ALICANTE, Spain — Many sanitation and waste management workers are toiling during the COVID-19 pandemic as essential workers but do not have access to hand-washing facilities and personal protective equipment, aid organizations say.
A report by WaterAid, based on interviews with sanitation workers across the South Asian countries of Bangladesh, India, Nepal, and Pakistan, found that 40% reported a lack of hand-washing stations and said hand-washing was not consistently carried out at the times most relevant for COVID-19 prevention.
Sanitation workers in low- and middle-income countries often lack safety equipment, labor rights, and social protection.
Rahima, a waste worker whose name has been changed to protect her identity, is one of many in Khulna, Bangladesh, who empties septic tanks and latrines and maintains the sewers. “I and other sanitation workers are the reason people can live at home during the lockdown without worrying about their waste disposal,” she said in a statement. Eight in 10 workers in Bangladesh said their job puts them at a high risk of contracting the coronavirus.
In Nepal, one-third of workers said they had received no PPE from their employers at all, and in contexts where it was provided, it was rarely sufficient.
While the rights of sanitation workers have long been ignored in some countries, COVID-19 has put their health and safety even further at risk.
“Sanitation workers have very little choice but to continue working throughout this pandemic, but they do so with little reward and often with none of the protective measures they need to keep them safe and healthy,” said Vanita Suneja, regional advocacy manager at WaterAid.
A lack of protection for sweepers, latrine cleaners, and hospital cleaners could also increase the spread of the virus. In Bangladesh, over 317,000 COVID-19 cases have been reported since the start of the pandemic. That number stands at over 3.8 million in India, while Nepal has over 41,000 cases.
This is not just an issue in South Asia, though. Valbett Adera, project manager at Sanergy — a sanitation-focused social enterprise operating in Africa — said it is seeing the same lack of PPE in Nairobi’s informal settlements. “One of the things they [sanitation workers] are required to use while working are face coverings, but if they do not have this, then they are more exposed to COVID,” Adera said, adding they must be given a consistent supply of boots, gloves, and masks beyond the pandemic.
Without such equipment, workers are exposed to infection, illness, injury, and even death. In India, one manhole worker died every five days between 2017 and late 2018.
“Sanitation workers have very little choice but to continue working throughout this pandemic.”— Vanita Suneja, regional advocacy manager, WaterAid
As COVID-19 adds to the list of potential risks they face, WaterAid is calling for immediate action to cover both formal and informal workers, including emergency financing to support their safety and the provision of health insurance.
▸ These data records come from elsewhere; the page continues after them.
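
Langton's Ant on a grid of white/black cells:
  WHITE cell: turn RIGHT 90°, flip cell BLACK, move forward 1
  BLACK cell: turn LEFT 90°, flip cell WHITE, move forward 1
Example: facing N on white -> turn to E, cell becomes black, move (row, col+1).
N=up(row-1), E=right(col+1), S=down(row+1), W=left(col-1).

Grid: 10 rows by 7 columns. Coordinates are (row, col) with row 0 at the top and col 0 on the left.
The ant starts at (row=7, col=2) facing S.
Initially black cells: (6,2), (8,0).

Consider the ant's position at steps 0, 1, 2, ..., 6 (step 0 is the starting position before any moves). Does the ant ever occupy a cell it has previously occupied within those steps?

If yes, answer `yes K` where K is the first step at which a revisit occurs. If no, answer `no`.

Step 1: on WHITE (7,2): turn R to W, flip to black, move to (7,1). |black|=3 — new cell
Step 2: on WHITE (7,1): turn R to N, flip to black, move to (6,1). |black|=4 — new cell
Step 3: on WHITE (6,1): turn R to E, flip to black, move to (6,2). |black|=5 — new cell
Step 4: on BLACK (6,2): turn L to N, flip to white, move to (5,2). |black|=4 — new cell
Step 5: on WHITE (5,2): turn R to E, flip to black, move to (5,3). |black|=5 — new cell
Step 6: on WHITE (5,3): turn R to S, flip to black, move to (6,3). |black|=6 — new cell
No revisit within 6 steps.

Answer: no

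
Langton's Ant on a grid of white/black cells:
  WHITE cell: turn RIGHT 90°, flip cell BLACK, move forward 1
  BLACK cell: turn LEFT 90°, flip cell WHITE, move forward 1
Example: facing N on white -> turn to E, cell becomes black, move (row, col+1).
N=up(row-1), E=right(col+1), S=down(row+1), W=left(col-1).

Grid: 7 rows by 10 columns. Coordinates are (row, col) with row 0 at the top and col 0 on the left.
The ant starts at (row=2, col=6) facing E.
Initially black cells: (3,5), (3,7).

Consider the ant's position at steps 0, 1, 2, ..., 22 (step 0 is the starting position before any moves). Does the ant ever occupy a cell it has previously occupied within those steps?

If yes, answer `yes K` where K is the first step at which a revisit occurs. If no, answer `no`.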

Sanitation workers in low- and middle-income countries, who are often informal workers, have little in the way of labor rights and social protection and face societal stigma. “We are continuing our job under great risk only to give the public some level of comfort. But it is very unfortunate that people do not value our sacrifice,” Rahima said.
Last year, the International Labour Organization, WaterAid, the World Bank, and the World Health Organization called for more effort from all sectors to improve working conditions and formalize workers’ rights.
“Only with proper job recognition and protections will these essential workers be able to stay safe whilst carrying out some of the most important roles in our society,” Suneja said.
In the longer term, WaterAid said review of urban plans, investment, support of workers’ representation, and engagement with authorities would be required.